Peru: ‘disinfo’ campaign against Hugo Blanco

Hugo Blanco

Supporters of longtime Peruvian social leader Hugo Blanco are protesting what they call a disinformation campaign launched by the military and political right in response to release of a documentary film about his life. The documentary, Hugo Blanco, Río Profundo, produced by filmmaker Malena Martínez, won last year’s National Competition for Feature Film Distribution Projects, sponsored by Peru’s Ministry of Culture. This has prompted a group of current and former generals and admirals of the armed forces to issue a joint statement accusing the Culture Ministry of helping to disseminate a film that glorifies “extreme terrorist violence.” In an implicit reference to the Shining Path insurgency, the statement said the film is “alien to the sentiment of Peruvians, who have suffered decades of violence and terror, reversed with much sacrifice from all of society, especially our Armed Forces and Police.”

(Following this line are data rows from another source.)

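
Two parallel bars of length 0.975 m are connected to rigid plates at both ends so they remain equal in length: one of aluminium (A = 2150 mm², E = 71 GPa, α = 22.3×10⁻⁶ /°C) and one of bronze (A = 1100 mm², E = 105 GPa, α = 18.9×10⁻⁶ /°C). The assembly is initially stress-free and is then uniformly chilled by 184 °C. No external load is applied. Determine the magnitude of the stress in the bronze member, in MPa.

σ ≈ 37.4 MPa (compressive)

The aluminium has the larger α, so on cooling it would change length more than the bronze if both were free. The rigid plates force a common final length, so the aluminium is put into tension and the bronze into compression, with equal and opposite forces P (no external load).
Compatibility of the two members (thermal + elastic change equal): (α₁ − α₂)ΔT = P·[1/(A₁E₁) + 1/(A₂E₂)].
|α₁ − α₂|·ΔT = 3.4×10⁻⁶ × 184 = 0.0006256.
1/(A₁E₁) + 1/(A₂E₂) = 1/(2150×71×10³) + 1/(1100×105×10³) = 1.521×10⁻⁸ N⁻¹.
So P = 0.0006256 / 1.521×10⁻⁸ = 41.13 kN.
σ_{bronze} = P/A₂ = 41130/1100 = 37.39 MPa, compressive.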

The Culture Ministry seemingly capitulated to the pressure, issuing a statement not only disavowing any financial support for production of the film, but also emphasizing that it had been “financed by foreign funds”—an evident play to xenophobia.

Blanco’s daughter, Carmen Blanco Valer, protested the “virulent reaction from ultra-right groups against my father and against filmmaker Malena Martínez.”

Hugo Blanco, a campesino leader in Cuzco region, led a brief armed insurgency in the early 1960s, following a wave of repression by security forces against peasant land occupations. Imprisoned and later exiled, he returned to the country with the end of Peru’s military dictatorship to be a member of the Constituent Assembly that crafted a new constitution in 1978. He later became a senator with the United Left party. With the emergence of the Shining Path insurgency in the 1980s, he actually received death threats from the Maoist guerillas for refusing to support them. He again had to flee the country with Alberto Fujimori’s suspension of democratic rule in 1992, retuning with the second democratic transition in 2000. Now 86 years old, he today publishes the journal Lucha Indígena, and is a leading voice in support of indigenous, campesino and ecological movements in Peru.

An online petition has been launched in defense of Blanco and Martínez.